Leitsatz (amtlich)
§ 65 Abs. 4 FamFG steht einer Prüfung der örtlichen Zuständigkeit des Nachlassgerichts für den Erlass eines Erbscheins durch das Beschwerdegericht nicht entgegen (einschränkende Auslegung).
Verfahrensgang
AG Offenbach (Beschluss vom 30.03.2010) |
Tenor
Der Beschluss des AG Offenbach am Main vom 30.3.2010 wird abgeändert und wie folgt neu gefasst:
Das Nachlassgericht Offenbach am Main ist zur Entscheidung über den Erbscheinsantrag des Beteiligten zu 2) vom 30.11.2009 örtlich unzuständig.
Das Erbscheinsverfahren wird an das AG Berlin Schöneberg verwiesen.
Gründe
Die Beschwerde der Beteiligten zu 1) vom 28.4.2010 (Bl. 107f der Akte) ist gem. § 58 Abs. 1 FamFG statthaft und auch im Übrigen zulässig, da sie insbesondere form- und fristgerecht eingelegt wurde (§§ 63, 64 FamFG), und die Beteiligte zu 1) durch die vom Nachlassgericht mit Beschluss vom 30.3.2010 (Bl. 101 ff. der Akte) angekündigte Erteilung des von dem Beteiligten zu 2) mit Antrag vom 30.11.2009 beantragten Erbscheins (Bl. 33 ff. der Akte), der die Beteiligten zu 1) und 2) als Erben zu je 1/2 ausweisen soll, aufgrund ihres möglicherweise bestehenden alleinigen Erbrechts in ihren Rechten beeinträchtigt ist (§ 59 Abs. 1 FamFG).
Auch der Beschwerdewert nach § 61 Abs. 1 FamFG von über 600 EUR ist als erreicht anzusehen.

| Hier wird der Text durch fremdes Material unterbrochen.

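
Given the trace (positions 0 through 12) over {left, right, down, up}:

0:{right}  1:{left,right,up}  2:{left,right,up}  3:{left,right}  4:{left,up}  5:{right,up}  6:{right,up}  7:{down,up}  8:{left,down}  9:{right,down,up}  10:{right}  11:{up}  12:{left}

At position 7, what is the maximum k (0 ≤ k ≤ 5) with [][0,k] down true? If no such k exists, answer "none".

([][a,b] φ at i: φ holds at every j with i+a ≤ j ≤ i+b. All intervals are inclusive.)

down must hold from j=7 onward; find where it first fails.
  j=7: holds
  j=8: holds
  j=9: holds
  j=10: fails
Holds on [7,9], so largest k = 2.

2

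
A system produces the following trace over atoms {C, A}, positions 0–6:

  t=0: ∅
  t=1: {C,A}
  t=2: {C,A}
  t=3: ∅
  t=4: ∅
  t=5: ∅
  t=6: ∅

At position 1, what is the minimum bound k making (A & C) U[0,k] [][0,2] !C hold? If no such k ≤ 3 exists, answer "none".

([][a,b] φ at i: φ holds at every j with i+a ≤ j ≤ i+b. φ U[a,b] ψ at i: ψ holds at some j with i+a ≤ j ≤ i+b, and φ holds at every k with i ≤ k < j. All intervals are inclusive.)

Need earliest j ≥ 1 with [][0,2] !C, and (A & C) at every k in [1,j-1].
  j=1: rhs fails.
  j=2: rhs fails.
  j=3: rhs holds; lhs holds on [1,2]. k = 2.

2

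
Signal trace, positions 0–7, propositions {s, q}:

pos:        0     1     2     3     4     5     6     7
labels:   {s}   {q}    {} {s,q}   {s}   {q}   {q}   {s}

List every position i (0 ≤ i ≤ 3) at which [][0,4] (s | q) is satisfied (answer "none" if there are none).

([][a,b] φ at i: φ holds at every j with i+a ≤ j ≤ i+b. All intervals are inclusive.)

3

Evaluate at each i in [0,3]:
  i=0: ✗ (fails at j=2)
  i=1: ✗ (fails at j=2)
  i=2: ✗ (fails at j=2)
  i=3: ✓ (all of [3,7])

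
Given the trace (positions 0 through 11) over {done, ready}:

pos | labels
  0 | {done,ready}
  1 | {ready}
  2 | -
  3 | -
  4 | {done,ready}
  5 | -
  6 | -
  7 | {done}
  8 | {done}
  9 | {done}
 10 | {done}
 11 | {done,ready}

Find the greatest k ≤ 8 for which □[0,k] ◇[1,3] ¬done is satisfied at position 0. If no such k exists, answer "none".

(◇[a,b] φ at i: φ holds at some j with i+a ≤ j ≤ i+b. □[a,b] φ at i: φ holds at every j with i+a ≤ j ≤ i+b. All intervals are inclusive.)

◇[1,3] ¬done must hold from j=0 onward; find where it first fails.
  j=0: holds
  j=1: holds
  j=2: holds
  j=3: holds
  j=4: holds
  j=5: holds
  j=6: fails
Holds on [0,5], so largest k = 5.

5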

Dabei hat der Senat nicht den sich aus dem von der Beteiligten zu 1) mit Schriftsatz ihrer Verfahrensbevollmächtigten vom 30.12.2009 (Bl. 42 ff. der Akte) übersandten Nachlassverzeichnis ergebenden Nachlasswert zum Gegenstand des Interesses der Beteiligten zu 1) bestimmen können, da dieses einen negativen Nachlasswert ausweist. Auch hat der Senat nicht den Wert oder einen Bruchteil möglicher Ausgleichansprüche des Beteiligten zu 2) gegen die Beteiligte zu 1) zum Gegenstand nehmen können, da der Beteiligte zu 2) diese Ausgleichsansprüche (insoweit ist an eine Pflichtteilsergänzung, § 2325 BGB, zu denken) unabhängig davon geltend machen könnte, ob ihn ein Erbschein zu 1/2 als Erben ausweist. Allerdings konnte das Interesse der Beteiligten zu 1), zu vermeiden, dass der Beteiligte zu 2) als im Erbschein ausgewiesener Miterbe möglicherweise zumindest ihr gegenüber anders verfahren würde, mit einem Wert von über 600 EUR geschätzt werden.

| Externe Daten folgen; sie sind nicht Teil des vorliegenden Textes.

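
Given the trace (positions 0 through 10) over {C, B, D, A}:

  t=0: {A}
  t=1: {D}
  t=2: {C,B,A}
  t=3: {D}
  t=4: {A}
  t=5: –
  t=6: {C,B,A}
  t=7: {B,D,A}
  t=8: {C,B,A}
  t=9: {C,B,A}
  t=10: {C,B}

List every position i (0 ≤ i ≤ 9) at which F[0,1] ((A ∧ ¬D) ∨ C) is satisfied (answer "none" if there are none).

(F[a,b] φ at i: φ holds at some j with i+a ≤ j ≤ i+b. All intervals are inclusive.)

0, 1, 2, 3, 4, 5, 6, 7, 8, 9

Evaluate at each i in [0,9]:
  i=0: ✓ (witness j=0)
  i=1: ✓ (witness j=2)
  i=2: ✓ (witness j=2)
  i=3: ✓ (witness j=4)
  i=4: ✓ (witness j=4)
  i=5: ✓ (witness j=6)
  i=6: ✓ (witness j=6)
  i=7: ✓ (witness j=8)
  i=8: ✓ (witness j=8)
  i=9: ✓ (witness j=9)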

Die Beschwerde ist auch begründet.
Der Beschluss des Nachlassgerichts ist abzuändern und neu zu fassen, da das Nachlassgericht Offenbach am Main für die Erteilung des beantragten Erbscheins örtlich unzuständig ist.
Das OLG als weiteres Tatsachengericht muss sich bei seiner Entscheidung über die Erteilung des Erbscheins in die Lage versetzen, als hätte es über die Erteilung des Erbscheins nach § 2359 BGB zu befinden.
Dabei ist im Hinblick darauf, dass es sich bei dem erst nach dem 1.9.2009 durch den Erbscheinsantrag des Beteiligten zu 2) vom 30.11.2009 eingeleiteten Erbscheinsverfahren um ein selbständiges Verfahren i.S.v. Art. 111 Abs. 1 und 2 FGGRG handelt, das seit dem 1.9.2009 geltende Gesetz über das Verfahren in Familiensachen und die Angelegenheiten der freiwilligen Gerichtsbarkeit (FamFG) anzuwenden; auf den vor diesem Stichtag liegenden Todestag der Erblasserin ist daher nicht abzustellen.
Danach ist für die Erbscheinserteilung gem. § 343 Abs. 1 FamFG das AG örtlich zuständig, in dessen Bezirk die Erblasserin zur Zeit des Erbfalls ihren Wohnsitz hatte; fehlt ein inländischer Wohnsitz, so ist das Gericht zuständig, in dessen Bezirk die Erblasserin zu diesem Zeitpunkt ihren Aufenthalt hatte. Nach § 343 Abs. 2 FamFG ist das AG Schöneberg in Berlin zuständig, wenn die Erblasserin Deutsche war und zum Zeitpunkt des Erbfalls im Inland weder Wohnsitz noch Aufenthalt hatte.
Nach § 7 Abs. 1 BGB wird ein Wohnsitz durch die ständige Niederlassung an einem Ort begründet. Das bedeutet, dass der Schwerpunkt der Lebensverhältnisse am Ort der Aufenthaltsnahme gebildet wird. In subjektiver Hinsicht ist der Wille erforderlich, den Schwerpunkt der Lebensverhältnisse dort dauernd beizubehalten.
Danach war und ist auch derzeit eine örtliche Zuständigkeit des Nachlassgerichts Offenbach am Main zum Erlass des hier streitigen Erbscheins nicht gegeben.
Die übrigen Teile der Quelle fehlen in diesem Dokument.